I Know Why the Caged Bird Sings Chapter 18: Summary and Analysis

Maya Angelou

Chapter 18: Summary and Analysis

New Characters:
Brother Stewart and Bishop, Mrs. Duncan, Sister Williams, Miss Grace: flat characters who appear in Chapter 18 to let the reader meet some cotton-pickers, revival team members, and worshipers at the tent revival

Summary
Chapter 18 describes in detail the cotton-pickers in the Store at the end of the day and the same cotton-pickers (and others) at the tent revival that night. The revival services in the cloth tent include members of all denominations. Included in the services are prayers, hymns, shouters, a sermon and a revolutionary action: a minister who takes in members for other churches. The collection comes last in the service and the revival members give from their small means. As the worshipers make their way home, they pass a honky-tonk. Both groups ask, “How long, oh God?”

Analysis
Irony is present when the revival-goers pass a honky-tonk filled with merry-makers. Both groups, however, are victims of the discrimination of the South. They both ask, “How long, oh God?” Marguerite is very angry toward the system and toward the cotton-pickers who “have allowed themselves to be worked like oxen” and who struggle to survive a pitiful existence. Marguerite yearns “to tell them to stand up and ‘assume the posture of a man.’”

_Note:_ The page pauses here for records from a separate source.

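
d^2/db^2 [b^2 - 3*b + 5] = 2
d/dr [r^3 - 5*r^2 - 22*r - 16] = 3*r^2 - 10*r - 22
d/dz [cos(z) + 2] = -sin(z)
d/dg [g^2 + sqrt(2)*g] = 2*g + sqrt(2)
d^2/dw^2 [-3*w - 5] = 0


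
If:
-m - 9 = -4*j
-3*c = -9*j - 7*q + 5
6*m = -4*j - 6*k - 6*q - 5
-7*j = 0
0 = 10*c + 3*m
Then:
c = 27/10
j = 0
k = 661/105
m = -9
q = 131/70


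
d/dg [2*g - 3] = 2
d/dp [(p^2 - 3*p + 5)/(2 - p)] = (-p^2 + 4*p - 1)/(p^2 - 4*p + 4)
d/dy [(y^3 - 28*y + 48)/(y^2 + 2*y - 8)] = (y^2 + 8*y + 32)/(y^2 + 8*y + 16)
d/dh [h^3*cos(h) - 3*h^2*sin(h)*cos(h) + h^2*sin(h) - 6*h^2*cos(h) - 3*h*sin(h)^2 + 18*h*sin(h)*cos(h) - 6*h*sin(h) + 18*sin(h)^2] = -h^3*sin(h) + 6*h^2*sin(h) + 4*h^2*cos(h) - 3*h^2*cos(2*h) + 2*h*sin(h) - 6*h*sin(2*h) - 18*h*cos(h) + 18*h*cos(2*h) - 6*sin(h) + 27*sin(2*h) + 3*cos(2*h)/2 - 3/2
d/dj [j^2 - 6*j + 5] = 2*j - 6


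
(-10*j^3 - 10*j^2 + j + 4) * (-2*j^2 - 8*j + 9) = 20*j^5 + 100*j^4 - 12*j^3 - 106*j^2 - 23*j + 36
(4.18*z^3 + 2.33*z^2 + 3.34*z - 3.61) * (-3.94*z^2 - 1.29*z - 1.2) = -16.4692*z^5 - 14.5724*z^4 - 21.1813*z^3 + 7.1188*z^2 + 0.6489*z + 4.332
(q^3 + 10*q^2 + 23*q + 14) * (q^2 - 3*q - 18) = q^5 + 7*q^4 - 25*q^3 - 235*q^2 - 456*q - 252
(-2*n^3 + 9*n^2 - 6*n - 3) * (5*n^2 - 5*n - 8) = -10*n^5 + 55*n^4 - 59*n^3 - 57*n^2 + 63*n + 24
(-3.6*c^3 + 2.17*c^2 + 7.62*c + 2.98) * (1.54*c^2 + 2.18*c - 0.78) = -5.544*c^5 - 4.5062*c^4 + 19.2734*c^3 + 19.5082*c^2 + 0.5528*c - 2.3244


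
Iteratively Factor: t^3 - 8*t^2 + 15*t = (t)*(t^2 - 8*t + 15) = t*(t - 3)*(t - 5)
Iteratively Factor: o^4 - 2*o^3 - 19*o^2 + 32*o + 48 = (o + 1)*(o^3 - 3*o^2 - 16*o + 48) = (o + 1)*(o + 4)*(o^2 - 7*o + 12) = (o - 3)*(o + 1)*(o + 4)*(o - 4)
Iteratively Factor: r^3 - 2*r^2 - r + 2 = (r + 1)*(r^2 - 3*r + 2) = (r - 2)*(r + 1)*(r - 1)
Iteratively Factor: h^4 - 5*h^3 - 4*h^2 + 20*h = (h - 2)*(h^3 - 3*h^2 - 10*h) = (h - 2)*(h + 2)*(h^2 - 5*h) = h*(h - 2)*(h + 2)*(h - 5)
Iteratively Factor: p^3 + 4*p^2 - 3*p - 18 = (p - 2)*(p^2 + 6*p + 9) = (p - 2)*(p + 3)*(p + 3)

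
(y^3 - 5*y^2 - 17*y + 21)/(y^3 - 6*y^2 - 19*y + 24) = (y - 7)/(y - 8)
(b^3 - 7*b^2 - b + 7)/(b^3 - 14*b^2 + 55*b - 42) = (b + 1)/(b - 6)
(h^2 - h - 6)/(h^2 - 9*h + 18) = (h + 2)/(h - 6)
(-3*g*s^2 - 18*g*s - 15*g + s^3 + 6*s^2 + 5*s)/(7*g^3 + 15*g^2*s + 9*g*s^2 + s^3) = (-3*g*s^2 - 18*g*s - 15*g + s^3 + 6*s^2 + 5*s)/(7*g^3 + 15*g^2*s + 9*g*s^2 + s^3)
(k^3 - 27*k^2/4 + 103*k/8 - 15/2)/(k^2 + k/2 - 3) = (k^2 - 21*k/4 + 5)/(k + 2)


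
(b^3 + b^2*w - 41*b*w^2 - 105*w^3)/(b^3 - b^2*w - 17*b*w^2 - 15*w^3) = (-b^2 + 2*b*w + 35*w^2)/(-b^2 + 4*b*w + 5*w^2)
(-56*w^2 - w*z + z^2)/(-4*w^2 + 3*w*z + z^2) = (-56*w^2 - w*z + z^2)/(-4*w^2 + 3*w*z + z^2)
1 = 1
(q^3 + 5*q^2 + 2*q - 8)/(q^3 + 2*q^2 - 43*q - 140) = (q^2 + q - 2)/(q^2 - 2*q - 35)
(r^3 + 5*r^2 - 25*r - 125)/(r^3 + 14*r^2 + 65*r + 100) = (r - 5)/(r + 4)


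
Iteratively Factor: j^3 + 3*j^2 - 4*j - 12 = (j + 3)*(j^2 - 4) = (j - 2)*(j + 3)*(j + 2)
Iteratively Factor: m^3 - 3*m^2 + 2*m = (m - 2)*(m^2 - m) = (m - 2)*(m - 1)*(m)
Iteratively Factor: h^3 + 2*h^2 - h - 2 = (h - 1)*(h^2 + 3*h + 2) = (h - 1)*(h + 1)*(h + 2)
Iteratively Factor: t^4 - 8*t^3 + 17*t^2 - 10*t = (t - 5)*(t^3 - 3*t^2 + 2*t) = t*(t - 5)*(t^2 - 3*t + 2) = t*(t - 5)*(t - 2)*(t - 1)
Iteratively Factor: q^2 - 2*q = (q - 2)*(q)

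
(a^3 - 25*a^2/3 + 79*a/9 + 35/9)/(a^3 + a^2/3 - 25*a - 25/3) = (3*a^2 - 26*a + 35)/(3*(a^2 - 25))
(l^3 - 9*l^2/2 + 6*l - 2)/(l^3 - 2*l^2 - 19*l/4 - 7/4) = 2*(-2*l^3 + 9*l^2 - 12*l + 4)/(-4*l^3 + 8*l^2 + 19*l + 7)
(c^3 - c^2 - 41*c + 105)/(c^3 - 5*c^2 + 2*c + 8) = (c^3 - c^2 - 41*c + 105)/(c^3 - 5*c^2 + 2*c + 8)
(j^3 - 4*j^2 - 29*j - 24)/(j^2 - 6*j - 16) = (j^2 + 4*j + 3)/(j + 2)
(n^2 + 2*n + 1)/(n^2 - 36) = (n^2 + 2*n + 1)/(n^2 - 36)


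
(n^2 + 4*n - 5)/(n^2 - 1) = (n + 5)/(n + 1)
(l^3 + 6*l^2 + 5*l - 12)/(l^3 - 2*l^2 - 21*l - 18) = (l^2 + 3*l - 4)/(l^2 - 5*l - 6)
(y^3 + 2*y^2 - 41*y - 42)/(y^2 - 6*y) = y + 8 + 7/y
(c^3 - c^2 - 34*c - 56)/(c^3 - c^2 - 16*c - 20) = (c^2 - 3*c - 28)/(c^2 - 3*c - 10)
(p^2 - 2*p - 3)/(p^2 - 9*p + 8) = (p^2 - 2*p - 3)/(p^2 - 9*p + 8)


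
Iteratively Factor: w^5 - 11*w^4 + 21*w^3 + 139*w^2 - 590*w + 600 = (w - 5)*(w^4 - 6*w^3 - 9*w^2 + 94*w - 120) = (w - 5)*(w - 2)*(w^3 - 4*w^2 - 17*w + 60) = (w - 5)^2*(w - 2)*(w^2 + w - 12) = (w - 5)^2*(w - 2)*(w + 4)*(w - 3)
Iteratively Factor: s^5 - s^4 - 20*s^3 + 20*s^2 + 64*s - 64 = (s + 4)*(s^4 - 5*s^3 + 20*s - 16) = (s - 1)*(s + 4)*(s^3 - 4*s^2 - 4*s + 16) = (s - 1)*(s + 2)*(s + 4)*(s^2 - 6*s + 8) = (s - 2)*(s - 1)*(s + 2)*(s + 4)*(s - 4)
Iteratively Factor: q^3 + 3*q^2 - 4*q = (q)*(q^2 + 3*q - 4) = q*(q - 1)*(q + 4)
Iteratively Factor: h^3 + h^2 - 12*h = (h - 3)*(h^2 + 4*h) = h*(h - 3)*(h + 4)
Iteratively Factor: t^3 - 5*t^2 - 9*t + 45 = (t - 3)*(t^2 - 2*t - 15) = (t - 5)*(t - 3)*(t + 3)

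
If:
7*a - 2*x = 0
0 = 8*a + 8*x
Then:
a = 0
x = 0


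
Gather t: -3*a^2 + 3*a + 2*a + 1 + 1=-3*a^2 + 5*a + 2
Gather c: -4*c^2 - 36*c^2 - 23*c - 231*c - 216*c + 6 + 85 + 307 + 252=-40*c^2 - 470*c + 650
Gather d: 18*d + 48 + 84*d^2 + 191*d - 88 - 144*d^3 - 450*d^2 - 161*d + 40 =-144*d^3 - 366*d^2 + 48*d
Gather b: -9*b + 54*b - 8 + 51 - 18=45*b + 25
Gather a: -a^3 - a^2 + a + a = -a^3 - a^2 + 2*a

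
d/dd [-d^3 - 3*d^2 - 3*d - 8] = -3*d^2 - 6*d - 3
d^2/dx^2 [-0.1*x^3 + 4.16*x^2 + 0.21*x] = 8.32 - 0.6*x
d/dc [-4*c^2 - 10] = -8*c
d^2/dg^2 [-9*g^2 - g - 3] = -18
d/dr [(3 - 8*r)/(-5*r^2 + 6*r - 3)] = 2*(-20*r^2 + 15*r + 3)/(25*r^4 - 60*r^3 + 66*r^2 - 36*r + 9)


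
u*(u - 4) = u^2 - 4*u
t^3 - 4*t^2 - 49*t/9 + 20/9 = (t - 5)*(t - 1/3)*(t + 4/3)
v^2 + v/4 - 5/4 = (v - 1)*(v + 5/4)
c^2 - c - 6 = (c - 3)*(c + 2)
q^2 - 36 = (q - 6)*(q + 6)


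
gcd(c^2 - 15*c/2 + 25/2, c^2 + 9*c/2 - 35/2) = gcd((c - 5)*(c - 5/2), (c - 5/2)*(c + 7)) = c - 5/2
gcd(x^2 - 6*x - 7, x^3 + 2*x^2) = 1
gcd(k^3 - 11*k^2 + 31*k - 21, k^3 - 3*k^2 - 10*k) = 1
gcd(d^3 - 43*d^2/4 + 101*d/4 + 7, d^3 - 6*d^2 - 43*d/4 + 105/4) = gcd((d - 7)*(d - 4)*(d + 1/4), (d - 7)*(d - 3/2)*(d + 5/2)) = d - 7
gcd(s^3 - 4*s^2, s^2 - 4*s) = s^2 - 4*s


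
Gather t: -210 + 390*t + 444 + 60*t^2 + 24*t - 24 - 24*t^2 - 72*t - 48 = 36*t^2 + 342*t + 162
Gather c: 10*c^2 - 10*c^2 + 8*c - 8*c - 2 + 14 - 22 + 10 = 0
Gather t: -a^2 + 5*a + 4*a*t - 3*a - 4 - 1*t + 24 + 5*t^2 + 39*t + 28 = -a^2 + 2*a + 5*t^2 + t*(4*a + 38) + 48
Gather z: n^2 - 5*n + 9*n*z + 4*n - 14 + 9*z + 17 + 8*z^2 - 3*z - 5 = n^2 - n + 8*z^2 + z*(9*n + 6) - 2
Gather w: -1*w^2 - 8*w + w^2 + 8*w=0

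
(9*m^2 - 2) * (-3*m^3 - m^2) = -27*m^5 - 9*m^4 + 6*m^3 + 2*m^2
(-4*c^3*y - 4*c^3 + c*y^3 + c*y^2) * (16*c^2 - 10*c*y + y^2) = -64*c^5*y - 64*c^5 + 40*c^4*y^2 + 40*c^4*y + 12*c^3*y^3 + 12*c^3*y^2 - 10*c^2*y^4 - 10*c^2*y^3 + c*y^5 + c*y^4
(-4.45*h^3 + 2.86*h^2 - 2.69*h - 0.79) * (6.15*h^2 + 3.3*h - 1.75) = -27.3675*h^5 + 2.904*h^4 + 0.681999999999999*h^3 - 18.7405*h^2 + 2.1005*h + 1.3825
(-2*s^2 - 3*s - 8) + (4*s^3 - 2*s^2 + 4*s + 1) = 4*s^3 - 4*s^2 + s - 7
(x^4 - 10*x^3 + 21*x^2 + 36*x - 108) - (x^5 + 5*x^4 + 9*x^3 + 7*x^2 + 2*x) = -x^5 - 4*x^4 - 19*x^3 + 14*x^2 + 34*x - 108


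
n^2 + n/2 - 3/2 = (n - 1)*(n + 3/2)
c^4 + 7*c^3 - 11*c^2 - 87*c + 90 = (c - 3)*(c - 1)*(c + 5)*(c + 6)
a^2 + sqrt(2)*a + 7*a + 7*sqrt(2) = (a + 7)*(a + sqrt(2))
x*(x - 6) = x^2 - 6*x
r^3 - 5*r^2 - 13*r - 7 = (r - 7)*(r + 1)^2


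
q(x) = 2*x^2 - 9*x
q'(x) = 4*x - 9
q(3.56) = -6.69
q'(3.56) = 5.24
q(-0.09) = 0.83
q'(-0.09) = -9.36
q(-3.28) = 51.04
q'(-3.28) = -22.12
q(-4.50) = 81.00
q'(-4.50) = -27.00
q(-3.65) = 59.50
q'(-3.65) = -23.60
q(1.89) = -9.87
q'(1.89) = -1.44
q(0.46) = -3.72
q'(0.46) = -7.16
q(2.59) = -9.89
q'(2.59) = 1.36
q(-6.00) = 126.00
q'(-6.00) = -33.00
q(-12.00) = 396.00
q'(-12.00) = -57.00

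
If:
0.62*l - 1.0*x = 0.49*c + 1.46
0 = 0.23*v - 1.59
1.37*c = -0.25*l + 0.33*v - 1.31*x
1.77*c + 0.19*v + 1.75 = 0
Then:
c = -1.73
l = 5.13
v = 6.91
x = 2.57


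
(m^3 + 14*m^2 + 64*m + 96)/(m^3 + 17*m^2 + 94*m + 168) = (m + 4)/(m + 7)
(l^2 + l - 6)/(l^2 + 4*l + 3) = (l - 2)/(l + 1)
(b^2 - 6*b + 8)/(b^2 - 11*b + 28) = (b - 2)/(b - 7)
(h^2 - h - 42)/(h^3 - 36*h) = (h - 7)/(h*(h - 6))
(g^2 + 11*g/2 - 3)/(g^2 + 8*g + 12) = (g - 1/2)/(g + 2)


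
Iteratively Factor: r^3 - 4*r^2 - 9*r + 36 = (r - 3)*(r^2 - r - 12) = (r - 3)*(r + 3)*(r - 4)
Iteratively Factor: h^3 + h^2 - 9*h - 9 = (h - 3)*(h^2 + 4*h + 3) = (h - 3)*(h + 1)*(h + 3)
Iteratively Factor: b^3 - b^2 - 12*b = (b)*(b^2 - b - 12) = b*(b + 3)*(b - 4)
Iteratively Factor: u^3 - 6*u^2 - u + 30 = (u - 3)*(u^2 - 3*u - 10) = (u - 3)*(u + 2)*(u - 5)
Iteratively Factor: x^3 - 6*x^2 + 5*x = (x - 5)*(x^2 - x) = x*(x - 5)*(x - 1)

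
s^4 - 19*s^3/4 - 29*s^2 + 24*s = s*(s - 8)*(s - 3/4)*(s + 4)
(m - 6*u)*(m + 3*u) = m^2 - 3*m*u - 18*u^2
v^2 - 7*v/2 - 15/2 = (v - 5)*(v + 3/2)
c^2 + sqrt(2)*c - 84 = (c - 6*sqrt(2))*(c + 7*sqrt(2))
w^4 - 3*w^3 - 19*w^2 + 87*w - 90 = (w - 3)^2*(w - 2)*(w + 5)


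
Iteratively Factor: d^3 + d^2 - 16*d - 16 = (d + 1)*(d^2 - 16) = (d - 4)*(d + 1)*(d + 4)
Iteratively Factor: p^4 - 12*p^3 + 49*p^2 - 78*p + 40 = (p - 5)*(p^3 - 7*p^2 + 14*p - 8) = (p - 5)*(p - 4)*(p^2 - 3*p + 2) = (p - 5)*(p - 4)*(p - 1)*(p - 2)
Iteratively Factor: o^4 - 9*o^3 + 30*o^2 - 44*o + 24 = (o - 2)*(o^3 - 7*o^2 + 16*o - 12) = (o - 2)^2*(o^2 - 5*o + 6) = (o - 3)*(o - 2)^2*(o - 2)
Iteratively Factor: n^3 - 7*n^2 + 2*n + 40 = (n - 4)*(n^2 - 3*n - 10) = (n - 4)*(n + 2)*(n - 5)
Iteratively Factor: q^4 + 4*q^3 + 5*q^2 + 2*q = (q + 1)*(q^3 + 3*q^2 + 2*q) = (q + 1)^2*(q^2 + 2*q) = q*(q + 1)^2*(q + 2)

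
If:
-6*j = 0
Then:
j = 0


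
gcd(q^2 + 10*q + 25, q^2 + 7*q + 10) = q + 5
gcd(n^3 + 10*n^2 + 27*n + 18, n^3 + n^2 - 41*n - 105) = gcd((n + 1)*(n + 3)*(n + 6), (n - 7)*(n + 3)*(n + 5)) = n + 3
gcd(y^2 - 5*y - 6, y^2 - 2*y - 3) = y + 1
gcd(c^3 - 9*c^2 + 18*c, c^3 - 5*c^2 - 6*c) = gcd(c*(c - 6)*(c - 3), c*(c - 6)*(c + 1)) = c^2 - 6*c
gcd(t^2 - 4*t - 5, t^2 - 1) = t + 1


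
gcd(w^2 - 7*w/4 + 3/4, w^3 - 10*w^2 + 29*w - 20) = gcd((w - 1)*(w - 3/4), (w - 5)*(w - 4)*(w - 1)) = w - 1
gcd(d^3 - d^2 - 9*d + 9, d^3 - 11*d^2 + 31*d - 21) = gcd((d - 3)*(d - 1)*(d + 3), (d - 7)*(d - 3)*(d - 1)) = d^2 - 4*d + 3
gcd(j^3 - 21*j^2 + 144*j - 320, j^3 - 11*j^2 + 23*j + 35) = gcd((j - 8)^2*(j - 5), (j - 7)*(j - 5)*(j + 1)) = j - 5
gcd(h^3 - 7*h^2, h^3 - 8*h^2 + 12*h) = h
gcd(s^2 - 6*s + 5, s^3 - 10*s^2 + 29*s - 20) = s^2 - 6*s + 5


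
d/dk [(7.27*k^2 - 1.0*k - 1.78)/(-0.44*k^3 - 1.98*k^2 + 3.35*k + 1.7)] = (3.1988*k^4 - 0.879999999999999*k^3 + 20.0249*k^2 + 17.6692*k + 4.263)/(0.1936*k^6 + 1.7424*k^5 + 0.9724*k^4 - 14.762*k^3 + 4.4905*k^2 + 11.39*k + 2.89)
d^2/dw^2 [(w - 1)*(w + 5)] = 2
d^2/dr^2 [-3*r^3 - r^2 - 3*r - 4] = -18*r - 2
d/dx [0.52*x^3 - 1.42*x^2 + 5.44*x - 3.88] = 1.56*x^2 - 2.84*x + 5.44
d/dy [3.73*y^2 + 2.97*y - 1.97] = 7.46*y + 2.97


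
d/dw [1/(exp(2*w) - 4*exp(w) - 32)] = 2*(2 - exp(w))*exp(w)/(-exp(2*w) + 4*exp(w) + 32)^2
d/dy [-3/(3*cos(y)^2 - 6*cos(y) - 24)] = 2*(1 - cos(y))*sin(y)/(sin(y)^2 + 2*cos(y) + 7)^2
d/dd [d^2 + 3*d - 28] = 2*d + 3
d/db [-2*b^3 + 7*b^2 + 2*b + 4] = -6*b^2 + 14*b + 2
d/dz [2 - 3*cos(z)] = 3*sin(z)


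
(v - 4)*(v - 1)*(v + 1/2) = v^3 - 9*v^2/2 + 3*v/2 + 2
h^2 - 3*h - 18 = (h - 6)*(h + 3)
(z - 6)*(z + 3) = z^2 - 3*z - 18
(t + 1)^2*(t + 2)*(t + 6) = t^4 + 10*t^3 + 29*t^2 + 32*t + 12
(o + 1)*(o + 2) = o^2 + 3*o + 2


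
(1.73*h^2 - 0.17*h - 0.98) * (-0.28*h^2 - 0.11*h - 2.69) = -0.4844*h^4 - 0.1427*h^3 - 4.3606*h^2 + 0.5651*h + 2.6362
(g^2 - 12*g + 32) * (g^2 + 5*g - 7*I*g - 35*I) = g^4 - 7*g^3 - 7*I*g^3 - 28*g^2 + 49*I*g^2 + 160*g + 196*I*g - 1120*I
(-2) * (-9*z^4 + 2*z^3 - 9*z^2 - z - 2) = 18*z^4 - 4*z^3 + 18*z^2 + 2*z + 4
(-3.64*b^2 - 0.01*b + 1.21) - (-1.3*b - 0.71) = -3.64*b^2 + 1.29*b + 1.92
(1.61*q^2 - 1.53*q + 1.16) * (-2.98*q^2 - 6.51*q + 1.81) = -4.7978*q^4 - 5.9217*q^3 + 9.4176*q^2 - 10.3209*q + 2.0996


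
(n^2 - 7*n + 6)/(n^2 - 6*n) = (n - 1)/n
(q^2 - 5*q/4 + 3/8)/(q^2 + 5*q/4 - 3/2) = (q - 1/2)/(q + 2)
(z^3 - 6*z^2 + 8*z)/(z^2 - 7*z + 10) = z*(z - 4)/(z - 5)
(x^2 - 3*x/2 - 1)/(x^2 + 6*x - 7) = (x^2 - 3*x/2 - 1)/(x^2 + 6*x - 7)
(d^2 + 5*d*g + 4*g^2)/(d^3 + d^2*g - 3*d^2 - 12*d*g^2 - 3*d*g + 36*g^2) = (d + g)/(d^2 - 3*d*g - 3*d + 9*g)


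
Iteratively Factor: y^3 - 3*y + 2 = (y - 1)*(y^2 + y - 2) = (y - 1)*(y + 2)*(y - 1)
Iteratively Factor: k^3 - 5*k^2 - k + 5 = (k - 5)*(k^2 - 1) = (k - 5)*(k + 1)*(k - 1)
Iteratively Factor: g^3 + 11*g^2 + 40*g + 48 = (g + 3)*(g^2 + 8*g + 16) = (g + 3)*(g + 4)*(g + 4)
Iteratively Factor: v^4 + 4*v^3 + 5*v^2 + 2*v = (v + 1)*(v^3 + 3*v^2 + 2*v) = (v + 1)^2*(v^2 + 2*v) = (v + 1)^2*(v + 2)*(v)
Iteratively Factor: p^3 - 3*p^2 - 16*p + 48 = (p - 4)*(p^2 + p - 12) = (p - 4)*(p - 3)*(p + 4)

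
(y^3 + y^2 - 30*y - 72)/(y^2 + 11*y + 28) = (y^2 - 3*y - 18)/(y + 7)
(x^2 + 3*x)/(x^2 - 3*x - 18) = x/(x - 6)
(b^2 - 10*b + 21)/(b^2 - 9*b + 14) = (b - 3)/(b - 2)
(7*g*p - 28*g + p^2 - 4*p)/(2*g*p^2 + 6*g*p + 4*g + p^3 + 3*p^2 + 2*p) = (7*g*p - 28*g + p^2 - 4*p)/(2*g*p^2 + 6*g*p + 4*g + p^3 + 3*p^2 + 2*p)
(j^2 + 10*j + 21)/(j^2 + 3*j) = (j + 7)/j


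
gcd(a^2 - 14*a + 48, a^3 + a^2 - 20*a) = 1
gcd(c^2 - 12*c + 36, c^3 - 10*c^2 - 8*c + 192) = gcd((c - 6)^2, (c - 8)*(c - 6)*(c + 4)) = c - 6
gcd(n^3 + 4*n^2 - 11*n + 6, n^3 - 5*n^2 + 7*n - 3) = n^2 - 2*n + 1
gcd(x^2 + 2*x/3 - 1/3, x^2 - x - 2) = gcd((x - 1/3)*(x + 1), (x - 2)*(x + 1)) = x + 1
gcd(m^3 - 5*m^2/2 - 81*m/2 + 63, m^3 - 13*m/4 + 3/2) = m - 3/2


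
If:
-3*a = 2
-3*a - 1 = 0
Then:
No Solution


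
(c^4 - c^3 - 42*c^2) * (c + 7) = c^5 + 6*c^4 - 49*c^3 - 294*c^2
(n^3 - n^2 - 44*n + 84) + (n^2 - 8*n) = n^3 - 52*n + 84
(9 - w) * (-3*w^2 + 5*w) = 3*w^3 - 32*w^2 + 45*w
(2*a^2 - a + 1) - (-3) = 2*a^2 - a + 4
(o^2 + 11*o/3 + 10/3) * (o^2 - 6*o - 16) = o^4 - 7*o^3/3 - 104*o^2/3 - 236*o/3 - 160/3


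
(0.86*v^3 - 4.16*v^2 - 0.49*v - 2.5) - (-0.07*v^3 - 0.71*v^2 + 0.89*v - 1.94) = 0.93*v^3 - 3.45*v^2 - 1.38*v - 0.56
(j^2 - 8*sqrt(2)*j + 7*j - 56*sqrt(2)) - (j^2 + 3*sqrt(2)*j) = -11*sqrt(2)*j + 7*j - 56*sqrt(2)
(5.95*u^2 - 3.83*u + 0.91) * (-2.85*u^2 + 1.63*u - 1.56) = -16.9575*u^4 + 20.614*u^3 - 18.1184*u^2 + 7.4581*u - 1.4196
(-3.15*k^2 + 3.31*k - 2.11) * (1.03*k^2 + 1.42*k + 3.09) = -3.2445*k^4 - 1.0637*k^3 - 7.2066*k^2 + 7.2317*k - 6.5199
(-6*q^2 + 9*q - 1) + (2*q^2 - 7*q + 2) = -4*q^2 + 2*q + 1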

A more mature Marguerite questions the lifestyles of those about her and the quiet acceptance of the hard work they endure. A secondary motif of religion is evident in Chapter 18; the reader sees firsthand the importance of the worship experience to young Marguerite and to the tired workers who muster enough energy after a day in the fields to attend worship services. The reader—and Marguerite—are still left with the question, “How long?”